Dès lors, les phases successives et dramatiques de l'histoire, dans ses premières manifestations, sont autant de moments d'apprentissage de la liberté. Tout se passe comme si Dieu tentait l'homme, l'obligeant à tremper sa liberté tel un acier résistant. Tout se passe comme si Dieu voulait mettre à l'épreuve cette créature qu'il venait d'équiper libre et, la faisant passer par le creuset, s'ingéniait à la durcir davantage, à l'identifier plus fortement encore avec sa liberté. Le grand risque, c'était d'en arriver au point que l'homme et sa liberté ne fissent qu'un et que désormais, avec toutes les conséquence que cela devait fatalement entraîner, l'accès à la nature de l'ange, comme à celle de la bête, fussent définitivement barrés à l'homme. Le grand défi, selon la lumineuse remarque de Maïmonide, c'était que la liberté devînt la loi physique de l'homme, non plus seulement en puissance, mais en acte ; que cette liberté rêvée par Dieu pour l'homme, revêtit l'homme d'un habit réel et concret, qu'elle l'habitât quotidiennement, qu'elle l'accompagnât dans sa pensée, dans sa passion et dans son histoire, et que l'homme ne fût plus déterminé que par une seule contrainte, celle précisément d'être libre. Dans le cosmos, où chaque créature possède sa loi, et ne peut en suivre ni en obtenir d'autre que la sienne, l'homme a pour loi d'être libre : il constitue, dans l'infini paysage de la création, la réserve de la liberté. Indéracinable, à l'abri de toute autre force que la sienne, cette réserve peut infiniment vivre cloîtrée sur elle-même, en un vase clos pacifique.

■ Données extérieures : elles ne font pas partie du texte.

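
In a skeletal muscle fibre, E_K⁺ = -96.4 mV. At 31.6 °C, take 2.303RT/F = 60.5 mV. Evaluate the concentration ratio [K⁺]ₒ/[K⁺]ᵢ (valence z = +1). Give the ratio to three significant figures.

0.0255

log₁₀([out]/[in]) = E·z/(60.5) = -96.4 × 1 / 60.5 = -1.5934
[out]/[in] = 10^(-1.5934) = 0.0255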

Mais elle peut aussi déborder, à n'importe quel moment, rompre des barrières, exploser et jusqu'à la fin des temps et jusqu'à la limite des espaces, menacer d'envahir la Création, de l'anéantir ou de la sublimer, de l'arracher à Dieu par un geste brutal ou de la lui ramener en un printemps absolument nouveau, de l'offrir à la damnation ou à la rédemption. Et c'est ce risque, ce grand risque de confier à l'homme, et à lui seul, les clés du choix redoutable, que Dieu prend sur lui au fur et à mesure qu'il interpelle l'homme, au fur et à mesure où d'Adam à Abraham et à Moïse, se noue, se dénoue et se renoue l'essence tâtonnante du dialogue, au fur et à mesure où, selon la forte expression d'Ernst Bloch, Dieu attend dos hommes qu'ils soient les aiguilleurs de l'histoire.